Fruittelers weten dat een goede grondstructuur essentieel is voor een nieuwe aanplant. „Iets waarvan een sierteler nog kan leren van een fruitteler. Een fout en je zit met een meerjarige teelt jaren met de gebakken peren. Wat betreft de focus op het vermarkten van producten, kan een fruitteler weer leren van een sierteler”, redeneert Frederik Bunt.
Bunt is voornamelijk pruimenteler in Slijk-Ewijk. Hij is vier jaar geleden begonnen met pioenen voor wat cashflow in een periode dat er in het bedrijf weinig wordt verdiend. Met de teelt onder boogkassen, op 0,5 van in totaal 3 ha, hoopt de ondernemer met deze pioenoogst te pieken tussen die van de kas- en vollegrondspioen in.

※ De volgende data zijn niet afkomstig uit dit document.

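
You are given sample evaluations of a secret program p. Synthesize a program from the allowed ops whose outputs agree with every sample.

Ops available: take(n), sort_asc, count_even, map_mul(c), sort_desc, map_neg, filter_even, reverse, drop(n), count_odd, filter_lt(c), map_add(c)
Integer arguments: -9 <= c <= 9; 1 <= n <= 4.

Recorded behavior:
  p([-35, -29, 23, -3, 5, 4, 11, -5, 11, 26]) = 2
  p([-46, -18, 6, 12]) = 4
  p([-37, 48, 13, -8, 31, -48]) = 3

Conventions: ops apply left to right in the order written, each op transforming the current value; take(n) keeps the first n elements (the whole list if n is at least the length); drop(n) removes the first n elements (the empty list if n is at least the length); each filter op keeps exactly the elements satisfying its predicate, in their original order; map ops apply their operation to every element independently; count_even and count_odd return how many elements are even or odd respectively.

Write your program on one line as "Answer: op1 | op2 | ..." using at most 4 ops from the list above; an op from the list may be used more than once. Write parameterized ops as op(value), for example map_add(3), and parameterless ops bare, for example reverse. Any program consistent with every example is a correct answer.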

Het is niet voor het eerst dat Bunt zich waagt aan sierteeltgewassen. In 2002, 2003 heeft hij getracht brassica en zonnebloemen te telen. Dit bleek geen goede combi met pruimen. De oogst van beide gewassen valt grotendeels in de zomer, evenals die van pruimen. En met brassica moest Bunt zich begeven op een onbekende marktplaats: de veiling. „Al met al te veel aspecten waar ik geen kaas van had gegeten, zodat de nieuwe teelten niet de volledige aandacht kregen. En ik ben niet iemand die dingen graag half doet”, verklaart Bunt.
Vermarkten
Nu Bunt de teelt aardig onder de knie begint te krijgen, vindt hij het tijd worden zich te verdiepen in de verschillende afzetkanalen. Nu zet hij nog alles af via een groothandelaar. Is het echter zinvol toch ook een gedeelte voor de klok te brengen? „Wat betreft de focus op het vermarkten van producten, kan een fruitteler weer leren van een sierteler”, redeneert Bunt.
Gezond maken en houden
Een sport van Bunt in al zijn teelten is het gewas gezond maken, en nog moeilijker daarna gezond houden. Beginnend met een goede grondstructuur creëren. Maar ook kennis vergaren over waterhuishouding, voeding en gewasbescherming.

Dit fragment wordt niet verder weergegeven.